Dealing with the remaining interrogatories, question 26 is clearly fishing and questions 27, 28 and 29 deal with matters which are not in issue between the parties. Question 31 deals with the contents of documents. Question 32 is a fishing interrogatory and does not relate to any matter in issue between the parties. Question 34 is an attempt to obtain further discovery by way of interrogatories.
That leaves questions 30 and 33. Question 30 is directed at ascertaining the knowledge of the Director Prison Operations in relation to the plaintiff's separate confinement. Presumably this is relevant to the question of damages and in particular, aggravated or exemplary damages. Given the nature of the dispute between the parties this is a matter which the defendants' witnesses will necessarily have to address. I cannot see that the interrogatory is necessary. In relation to interrogatory 33 it is not clear whose name appears on document number 455. However, it is difficult to see what relevance that information might have to the conduct of the plaintiff's case. Once again I am not satisfied that the interrogatory is necessary.
In all the circumstances I would refuse leave to issue interrogatories in this case. I am not satisfied that it is necessary for the proper conduct of the plaintiff's case for such leave to be granted.

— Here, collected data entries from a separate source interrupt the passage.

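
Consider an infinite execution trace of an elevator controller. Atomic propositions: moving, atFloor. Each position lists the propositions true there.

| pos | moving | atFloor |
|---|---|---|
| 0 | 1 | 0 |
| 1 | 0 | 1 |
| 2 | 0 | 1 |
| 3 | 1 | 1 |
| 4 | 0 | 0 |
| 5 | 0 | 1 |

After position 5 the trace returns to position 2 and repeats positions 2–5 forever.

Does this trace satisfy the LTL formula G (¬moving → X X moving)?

¬moving → X X moving must hold at every position from 0 onward. It fails at position 2, so G (¬moving → X X moving) is false.
Positions where ¬moving holds: 1, 2, 4, 5.
Check X X moving at each: 1→ok, 2→fails, 4→fails, 5→ok.

No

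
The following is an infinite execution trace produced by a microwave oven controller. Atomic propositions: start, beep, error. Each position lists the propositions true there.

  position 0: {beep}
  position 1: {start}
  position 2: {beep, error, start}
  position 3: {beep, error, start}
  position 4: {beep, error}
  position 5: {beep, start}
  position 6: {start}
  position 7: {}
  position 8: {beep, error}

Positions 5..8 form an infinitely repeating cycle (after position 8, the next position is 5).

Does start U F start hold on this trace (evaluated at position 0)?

Walking from position 0: F start first holds at position 0, and start holds at every earlier position along the way, so start U F start holds.

Satisfied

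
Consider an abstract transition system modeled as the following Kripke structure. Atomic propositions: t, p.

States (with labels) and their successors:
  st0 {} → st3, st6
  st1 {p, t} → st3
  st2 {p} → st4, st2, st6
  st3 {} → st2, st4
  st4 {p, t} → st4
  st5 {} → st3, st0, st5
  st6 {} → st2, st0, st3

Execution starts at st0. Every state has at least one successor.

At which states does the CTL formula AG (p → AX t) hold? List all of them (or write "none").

{st4}

States satisfying p → AX t: {st0, st3, st4, st5, st6}.
States satisfying AG (p → AX t): {st4}.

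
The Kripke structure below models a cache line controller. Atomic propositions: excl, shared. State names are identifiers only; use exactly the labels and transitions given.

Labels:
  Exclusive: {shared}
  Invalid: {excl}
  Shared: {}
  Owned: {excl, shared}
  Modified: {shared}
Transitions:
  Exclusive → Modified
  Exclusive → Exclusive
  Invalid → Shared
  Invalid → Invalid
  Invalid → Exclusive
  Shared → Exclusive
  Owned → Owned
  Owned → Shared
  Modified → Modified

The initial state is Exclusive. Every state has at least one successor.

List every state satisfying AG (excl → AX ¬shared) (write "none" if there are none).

States satisfying excl → AX ¬shared: {Exclusive, Shared, Modified}.
States satisfying AG (excl → AX ¬shared): {Exclusive, Shared, Modified}.

{Exclusive, Shared, Modified}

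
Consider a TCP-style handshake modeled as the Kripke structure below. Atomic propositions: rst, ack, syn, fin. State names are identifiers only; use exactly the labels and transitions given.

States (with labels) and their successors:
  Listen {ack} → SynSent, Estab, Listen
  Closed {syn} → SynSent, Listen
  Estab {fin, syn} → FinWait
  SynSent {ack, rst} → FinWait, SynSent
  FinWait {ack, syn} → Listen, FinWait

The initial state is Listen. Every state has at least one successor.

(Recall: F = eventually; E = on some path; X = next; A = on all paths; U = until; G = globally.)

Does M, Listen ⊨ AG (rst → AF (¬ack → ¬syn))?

Yes

States satisfying rst → AF (¬ack → ¬syn): {Listen, Closed, Estab, SynSent, FinWait}.
States satisfying AG (rst → AF (¬ack → ¬syn)): {Listen, Closed, Estab, SynSent, FinWait}.
Every state reachable from Listen satisfies rst → AF (¬ack → ¬syn).
Listen ∈ Sat(AG (rst → AF (¬ack → ¬syn))).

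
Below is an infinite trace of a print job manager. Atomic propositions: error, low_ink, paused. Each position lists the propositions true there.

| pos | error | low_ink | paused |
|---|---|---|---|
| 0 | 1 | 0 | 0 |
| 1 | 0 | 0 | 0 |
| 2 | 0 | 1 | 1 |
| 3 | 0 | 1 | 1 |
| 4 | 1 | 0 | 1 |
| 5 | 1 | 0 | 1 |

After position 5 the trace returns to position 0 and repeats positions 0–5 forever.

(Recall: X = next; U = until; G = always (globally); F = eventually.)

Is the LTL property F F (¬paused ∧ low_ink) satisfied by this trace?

F (¬paused ∧ low_ink) is false at every position 0..5, so it never becomes true and F F (¬paused ∧ low_ink) fails.

No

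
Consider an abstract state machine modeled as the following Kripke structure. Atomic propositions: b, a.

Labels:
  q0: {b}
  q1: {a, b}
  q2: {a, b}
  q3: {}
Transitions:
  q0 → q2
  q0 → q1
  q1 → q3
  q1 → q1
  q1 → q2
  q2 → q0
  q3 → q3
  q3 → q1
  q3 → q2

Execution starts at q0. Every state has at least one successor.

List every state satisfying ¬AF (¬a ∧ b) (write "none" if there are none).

States satisfying ¬a ∧ b: {q0}.
States satisfying AF (¬a ∧ b): {q0, q2}.
States satisfying ¬AF (¬a ∧ b): {q1, q3}.

{q1, q3}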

There is one further matter which I should refer to as it was raised by counsel for the defendants during the course of the hearing. Counsel offered an undertaking to make available at trial all witnesses who have any connection with the matters raised by the plaintiff in the statement of claim. Counsel submitted that this undertaking removed any need for leave to be granted to administer interrogatories. I have some doubts about the utility of such an undertaking. It may well be that at trial a defendant makes available certain witnesses and their statements but those witnesses may not be called by the defendant to give evidence. That may complicate the whole process. As I understand the procedure with witness statements, the statements can only be used if a witness is called by the party who has prepared the statement. In any event, the other party - in this case the plaintiff - may be reluctant to call a witness to confirm one point only to find the witness gives evidence damaging to the party's case. While I appreciate the spirit in which the undertaking was offered by counsel for the defendants, it does not seem to me proper to determine an application such as this based upon the offer of such an undertaking. The plaintiff has the right to have this application determined on its merits and that is the approach that I have adopted.
I will hear the parties as to the precise form of order and as to costs.